Kepala Eksekutif Pengawas Lembaga Pembiayaan, Perusahaan Modal Ventura, Lembaga Keuangan Mikro, dan Lembaga Jasa Keuangan Lainnya (KE PVML) OJK Agusman mengatakan, besaran modal tersebut ditetapkan bukan semata untuk membatasi jumlah pelaku, melainkan memastikan penyelenggara memiliki fondasi bisnis yang kuat.
Menurut dia, kegiatan usaha bullion membutuhkan kapasitas manajemen risiko, infrastruktur, dan tata kelola yang memadai karena berkaitan dengan pengelolaan aset emas masyarakat.
“Ketentuan modal minimum Rp14 triliun ditujukan untuk memastikan penyelenggara kegiatan usaha bullion memiliki kapasitas manajemen risiko, infrastruktur, dan tata kelola yang memadai. Persyaratan tersebut saat ini umumnya dapat dipenuhi oleh pelaku usaha dengan kapasitas permodalan yang kuat,” ujar Agusman.
Meski demikian, OJK mengakui telah menerima masukan dari industri mengenai kemungkinan penyesuaian syarat modal tersebut.
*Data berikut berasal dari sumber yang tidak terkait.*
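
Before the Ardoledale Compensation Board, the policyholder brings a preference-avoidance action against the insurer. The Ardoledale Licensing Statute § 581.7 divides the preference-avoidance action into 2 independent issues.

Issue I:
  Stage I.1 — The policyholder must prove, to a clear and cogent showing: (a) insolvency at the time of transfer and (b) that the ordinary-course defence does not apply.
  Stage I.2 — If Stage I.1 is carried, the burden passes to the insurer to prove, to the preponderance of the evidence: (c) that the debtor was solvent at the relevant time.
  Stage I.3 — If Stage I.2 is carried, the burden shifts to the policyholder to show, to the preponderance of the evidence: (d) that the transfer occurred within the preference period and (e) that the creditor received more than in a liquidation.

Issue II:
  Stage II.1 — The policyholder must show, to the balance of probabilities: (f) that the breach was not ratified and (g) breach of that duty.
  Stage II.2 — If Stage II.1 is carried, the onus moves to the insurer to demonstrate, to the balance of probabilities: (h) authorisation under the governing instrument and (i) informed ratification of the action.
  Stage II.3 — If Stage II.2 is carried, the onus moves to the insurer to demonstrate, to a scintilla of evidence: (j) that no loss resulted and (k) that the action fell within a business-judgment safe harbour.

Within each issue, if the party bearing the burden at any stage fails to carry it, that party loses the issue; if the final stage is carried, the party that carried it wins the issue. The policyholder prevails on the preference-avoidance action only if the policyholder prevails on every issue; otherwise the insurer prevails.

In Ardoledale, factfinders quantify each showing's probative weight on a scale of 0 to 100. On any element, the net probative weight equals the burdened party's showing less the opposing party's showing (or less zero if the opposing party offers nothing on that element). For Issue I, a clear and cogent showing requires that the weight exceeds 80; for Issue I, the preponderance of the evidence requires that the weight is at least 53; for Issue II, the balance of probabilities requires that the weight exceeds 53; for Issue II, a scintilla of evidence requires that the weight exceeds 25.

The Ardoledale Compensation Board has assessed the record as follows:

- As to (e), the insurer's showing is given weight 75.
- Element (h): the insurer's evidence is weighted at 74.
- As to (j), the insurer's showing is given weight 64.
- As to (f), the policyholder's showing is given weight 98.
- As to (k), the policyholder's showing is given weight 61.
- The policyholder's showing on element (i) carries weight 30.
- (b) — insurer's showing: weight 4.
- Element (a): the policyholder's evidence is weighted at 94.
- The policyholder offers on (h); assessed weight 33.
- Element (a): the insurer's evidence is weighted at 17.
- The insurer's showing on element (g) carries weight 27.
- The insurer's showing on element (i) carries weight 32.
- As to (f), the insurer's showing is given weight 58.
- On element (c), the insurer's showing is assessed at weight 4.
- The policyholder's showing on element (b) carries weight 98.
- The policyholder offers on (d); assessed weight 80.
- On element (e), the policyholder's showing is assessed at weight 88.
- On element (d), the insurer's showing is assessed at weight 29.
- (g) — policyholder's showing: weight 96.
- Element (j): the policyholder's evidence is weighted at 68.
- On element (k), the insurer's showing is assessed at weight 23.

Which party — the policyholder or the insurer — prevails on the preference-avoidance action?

insurer

— Issue I —
At Stage I.1 the policyholder must meet a clear and cogent showing (weight exceeds 80): on (a) the weight is 94 less the opposing 17 gives net 77, ≤ 80, so (a) does not meet the standard; on (b) the weight is 98 less the opposing 4 gives net 94, which does exceed 80, so (b) meets the standard.
  Stage I.1 not carried; the policyholder fails its burden.
The analysis ends at Stage I.1; the insurer prevails on this issue.
— Issue II —
Stage II.1 — burden on policyholder; standard: the balance of probabilities (weight exceeds 53).
    (f): 98 − 58 = 40 ≤ 53 [not met]
    (g): 96 − 27 = 69 > 53 [met]
  Stage II.1 not carried; the policyholder fails its burden.
The analysis ends at Stage II.1; the insurer prevails on this issue.
Per-issue: Issue I → insurer; Issue II → insurer. The policyholder must prevail on every issue; overall, the insurer prevails.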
Sejumlah pelaku menilai ambang batas yang tinggi berpotensi membatasi partisipasi pemain baru, termasuk perusahaan pergadaian swasta.
Agusman mengatakan, masukan tersebut masih dalam tahap pendalaman. OJK akan mengkaji berbagai aspek sebelum memutuskan apakah diperlukan perubahan ketentuan, termasuk peluang membuka akses yang lebih luas bagi pelaku usaha lain.
“Masukan tersebut masih memerlukan pendalaman lebih lanjut, termasuk untuk melihat peluang partisipasi pelaku usaha lainnya, termasuk pergadaian swasta,” katanya.
Di sisi lain, industri pergadaian tetap diproyeksikan memiliki prospek positif, meski harga emas mengalami koreksi dari puncaknya pada Maret 2026. Saat itu, harga emas sempat menembus lebih dari Rp 3 juta per gram sebelum turun ke kisaran Rp 2,6 juta per gram.
Agusman menjelaskan, fluktuasi harga emas memang memengaruhi aktivitas gadai, terutama terhadap nilai agunan dan besaran pembiayaan yang dapat diberikan. Namun, penurunan harga tidak serta-merta mengubah prospek industri.
Menurut dia, permintaan masyarakat terhadap layanan gadai masih terjaga dan kualitas pembiayaan tetap berada pada tingkat risiko yang terkendali. Kondisi tersebut membuat prospek industri pergadaian dinilai masih menjanjikan dalam beberapa waktu ke depan.
Perkembangan industri juga ditandai dengan bertambahnya pemain yang beroperasi secara nasional. Saat ini terdapat tiga perusahaan pergadaian yang telah mengantongi izin usaha nasional, yakni PT Pegadaian (Persero), PT Gadai Mas Nusantara, dan PT Gadai Sakti Jakarta.
OJK menyebut masih ada sejumlah perusahaan pergadaian yang tengah memenuhi persyaratan untuk memperluas cakupan usahanya menjadi nasional. Kehadiran lebih banyak pemain diharapkan mendorong persaingan yang sehat sekaligus memperluas akses layanan keuangan berbasis gadai bagi masyarakat.
Dengan demikian, lanskap industri pergadaian diperkirakan akan semakin kompetitif. Sementara itu, bisnis bullion masih menjadi arena yang relatif eksklusif karena tingginya persyaratan permodalan, meski peluang penyesuaian aturan tetap terbuka seiring evaluasi yang dilakukan regulator.